MADEIRA Meteorologia

Artigo de Opinião

CONTOS INSULARADOS

23/06/2024 07:30

Às vezes amuávamos. Era preciso esperar que a labareda estava alta. Os adultos entusiasmavam-se e toca de meter lenha para a fogueira e não havia quem saltasse, mesmo os afoitos sabiam que tinham de aguardar. E, então, ficávamos de “olhinhos a ferir” a mirar o lume, com um misto de impaciência e inebriamento. Grandes e novos, éramos todos meninos à volta da fogueira à espera, inquietos, que as chamas dançassem, rasteiras e que o vento não as ateasse mais, para, por fim, se fazer uma fila e saltar por cima do lume.

Primeiro eram os grandes. Às vezes atiravam-se cedo de mais e o cheiro a pelo chamuscado fazia lembrar a matança do porco no Natal, mas raramente davam parte fraca, sobretudo, se estivessem em idade casadoira a querer impressionar as moças, que esperavam pelo cair da noite para deitar as sortes e, entre risinhos nervosos, pediam ao santo um bom partido para casar e lhes dar vida melhor.

As mulheres casadas riam com as sinas que calhavam às mais novas, talvez lhes invejassem o facto de ainda poderem sonhar com um destino diferente. “Ai se elas soubessem”, diziam sobranceiras e saltavam a fogueira também, enquanto gritavam aos garotos que não, ainda não podiam saltar, que o lume é caso sério e que ninguém queria queimaduras em dias de festa, que o hospital era longe. Tudo era longínquo nesse tempo, embora naqueles dias parecesse que vivíamos no centro do mundo. Tínhamos a sensação que da lua se via a fogueira da nossa aldeia a arder no meio do Atlântico e no fervor da nossa impaciência saltitante e desafiadora.
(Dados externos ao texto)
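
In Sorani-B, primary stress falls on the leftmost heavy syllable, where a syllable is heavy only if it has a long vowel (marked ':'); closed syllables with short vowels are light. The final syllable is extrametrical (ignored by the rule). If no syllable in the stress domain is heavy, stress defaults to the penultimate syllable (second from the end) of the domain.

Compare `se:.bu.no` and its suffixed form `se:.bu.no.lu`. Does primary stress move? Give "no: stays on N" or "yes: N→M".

no: stays on 1

Base `se:.bu.no` (3 syllables):
  The final syllable (3, no) is extrametrical; the stress domain is syllables 1–2.
  Weights: 1 se: H, 2 bu L.
  Heavy syllables in the domain: 1. The leftmost is syllable 1 (se:).
  → primary stress on syllable 1.
Suffixed `se:.bu.no.lu` (4 syllables):
  The final syllable (4, lu) is extrametrical; the stress domain is syllables 1–3.
  Weights: 1 se: H, 2 bu L, 3 no L.
  Heavy syllables in the domain: 1. The leftmost is syllable 1 (se:).
  → primary stress on syllable 1.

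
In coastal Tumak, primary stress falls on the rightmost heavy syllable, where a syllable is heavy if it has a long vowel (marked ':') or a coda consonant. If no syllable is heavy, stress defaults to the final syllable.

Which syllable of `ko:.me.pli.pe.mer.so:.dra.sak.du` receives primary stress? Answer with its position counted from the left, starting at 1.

8

Weights: 1 ko: H, 2 me L, 3 pli L, 4 pe L, 5 mer H, 6 so: H, 7 dra L, 8 sak H, 9 du L.
Heavy syllables in the domain: 1, 5, 6, 8. The rightmost is syllable 8 (sak).
Primary stress: syllable 8 → ko:.me.pli.pe.mer.so:.dra.ˈsak.du.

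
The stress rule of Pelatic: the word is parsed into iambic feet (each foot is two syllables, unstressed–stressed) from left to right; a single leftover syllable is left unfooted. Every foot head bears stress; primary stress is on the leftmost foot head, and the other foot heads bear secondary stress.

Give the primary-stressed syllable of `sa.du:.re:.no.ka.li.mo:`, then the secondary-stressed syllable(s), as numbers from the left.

Parse left to right into iambic (σˈσ) feet: (sa.ˈdu:) (re:.ˈno) (ka.ˈli) mo:. Syllable 7 is left unfooted.
Foot heads (stressed positions): 2, 4, 6.
End Rule Leftmost: primary stress on the leftmost head = syllable 2.
Secondary stress on 4, 6: sa.ˈdu:.re:.ˌno.ka.ˌli.mo:.

primary 2, secondary 4, 6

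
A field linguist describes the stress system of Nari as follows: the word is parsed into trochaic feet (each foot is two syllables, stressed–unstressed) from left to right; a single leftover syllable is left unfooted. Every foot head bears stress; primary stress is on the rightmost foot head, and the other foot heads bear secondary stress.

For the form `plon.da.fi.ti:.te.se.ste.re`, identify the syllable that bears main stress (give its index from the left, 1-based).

Parse left to right into trochaic (ˈσσ) feet: (ˈplon.da) (ˈfi.ti:) (ˈte.se) (ˈste.re).
Foot heads (stressed positions): 1, 3, 5, 7.
End Rule Rightmost: primary stress on the rightmost head = syllable 7.
Primary stress: syllable 7 → plon.da.fi.ti:.te.se.ˈste.re.

7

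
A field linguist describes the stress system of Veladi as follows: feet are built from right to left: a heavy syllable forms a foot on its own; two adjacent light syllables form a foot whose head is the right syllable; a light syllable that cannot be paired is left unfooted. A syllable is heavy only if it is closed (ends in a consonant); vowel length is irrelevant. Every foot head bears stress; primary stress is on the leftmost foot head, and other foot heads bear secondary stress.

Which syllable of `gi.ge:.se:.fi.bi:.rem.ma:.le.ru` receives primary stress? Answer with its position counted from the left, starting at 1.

3

Weights: 1 gi L, 2 ge: L, 3 se: L, 4 fi L, 5 bi: L, 6 rem H, 7 ma: L, 8 le L, 9 ru L.
Parse right to left (heavy = foot alone; LL = one foot; stranded L unfooted): gi (ge:.ˈse:) (fi.ˈbi:) (ˈrem) ma: (le.ˈru).
Foot heads: 3, 5, 6, 9.
Primary stress on the leftmost head = syllable 3.
Primary stress: syllable 3 → gi.ge:.ˈse:.fi.bi:.rem.ma:.le.ru.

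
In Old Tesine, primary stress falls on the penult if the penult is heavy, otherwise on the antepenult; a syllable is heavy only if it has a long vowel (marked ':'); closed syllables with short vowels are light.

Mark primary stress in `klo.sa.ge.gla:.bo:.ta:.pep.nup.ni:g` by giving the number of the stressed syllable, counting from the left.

Weights: 7 pep L, 8 nup L, 9 ni:g H.
The penult (syllable 8, nup) is light, so stress falls on the antepenult (syllable 7, pep).
Primary stress: syllable 7 → klo.sa.ge.gla:.bo:.ta:.ˈpep.nup.ni:g.

7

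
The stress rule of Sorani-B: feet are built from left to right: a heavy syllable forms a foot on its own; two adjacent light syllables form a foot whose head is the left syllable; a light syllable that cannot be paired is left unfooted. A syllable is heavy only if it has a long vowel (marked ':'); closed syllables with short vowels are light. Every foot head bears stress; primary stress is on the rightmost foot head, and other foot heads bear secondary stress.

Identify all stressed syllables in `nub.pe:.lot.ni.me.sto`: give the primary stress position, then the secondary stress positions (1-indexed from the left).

Weights: 1 nub L, 2 pe: H, 3 lot L, 4 ni L, 5 me L, 6 sto L.
Parse left to right (heavy = foot alone; LL = one foot; stranded L unfooted): nub (ˈpe:) (ˈlot.ni) (ˈme.sto).
Foot heads: 2, 3, 5.
Primary stress on the rightmost head = syllable 5.
Secondary stress on 2, 3: nub.ˌpe:.ˌlot.ni.ˈme.sto.

primary 5, secondary 2, 3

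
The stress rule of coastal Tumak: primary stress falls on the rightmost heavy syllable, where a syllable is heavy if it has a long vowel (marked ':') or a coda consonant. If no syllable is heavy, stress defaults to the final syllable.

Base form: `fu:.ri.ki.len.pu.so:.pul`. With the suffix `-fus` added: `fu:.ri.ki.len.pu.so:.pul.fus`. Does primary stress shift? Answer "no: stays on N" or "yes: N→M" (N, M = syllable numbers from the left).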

“Já se pode saltar?”, perguntávamos outra vez. E os pais mandavam perguntar à mãe enquanto brincavam com os rapazes, que se queimassem as partes (não precisavam quais) podiam não ter filhos. Riam-se os adultos, encolhiam os ombros os mais novos sem perceber a correlação. “E vinho com laranjada, podemos beber?”, arriscávamos. Se deixava os maiores tão alegres, mal não deveria fazer. Mas também não tínhamos sorte. Seguia laranjada sem vinho e já era bom. Tinha a cor das labaredas, mas a escorrer fresquinhas pelas nossas gargantas.

Tínhamos pressa de saltar e de crescer. As chamas baixavam por fim, bamboleavam mais contidas na noite que corria lesta para o amanhã da nossa ansiedade. Era a nossa vez de pular sobre as chamas. O mundo cabia ali à roda da fogueira da nossa aldeia, que, acreditávamos, se via da Lua. Era um rito de passagem o pulo a solo, sem ajuda. Mas nesse dia não, não percebíamos ainda. Éramos meninos à volta da fogueira, cheios de sonhos e de verdades e o mundo cabia ali naquelas noites de São João na nossa aldeia que se via do céu.